Burkina Faso : l’étau se resserre sur les organisations de la société civile
Le gouvernement militaire au Burkina Faso durcit radicalement sa position face aux acteurs indépendants. À travers une série de réformes législatives et de pressions administratives, les autorités intensifient la surveillance et la répression des organisations nationales et internationales. Ce climat délétère menace directement les libertés fondamentales et le travail des défenseurs des droits humains dans le pays.
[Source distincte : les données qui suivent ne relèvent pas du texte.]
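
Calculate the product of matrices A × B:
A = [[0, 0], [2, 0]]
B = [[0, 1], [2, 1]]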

Une vague de dissolutions massives d’ONG
Le 15 avril 2026 a marqué un tournant inquiétant avec l’annonce de la dissolution de 118 organisations de la société civile par le ministre de l’Administration territoriale. Bien que les autorités invoquent une loi de juillet 2025 sur la liberté d’association, les justifications restent évasives. Cette décision brutale vise de nombreuses structures actives, telles que l’Action des Chrétiens contre la Torture (ACAT) et la Coalition Burkinabè pour les droits des femmes (CBDF), alors même que le délai légal de mise en conformité n’était pas encore expiré.
Cette manœuvre est perçue comme une volonté délibérée de la junte de neutraliser toute forme de contestation et d’éviter un examen critique de sa gestion des droits humains. Depuis le coup d’État de septembre 2022, l’espace civique n’a cessé de se réduire, marqué par l’expulsion de médias étrangers et la suspension d’organisations jugées trop critiques.
Arsenal juridique et obstacles administratifs
Le cadre légal s’est durci avec l’adoption de la loi de juillet 2025, officiellement conçue pour lutter contre le blanchiment et le terrorisme, mais qui sert de levier de contrôle sur les ONG. Les structures internationales sont désormais contraintes de nommer des citoyens du Burkina Faso à des postes stratégiques, les exposant à des risques personnels accrus. De plus, une réforme du Code de la famille permet désormais de déchoir de leur nationalité les individus perçus comme agissant contre les intérêts nationaux.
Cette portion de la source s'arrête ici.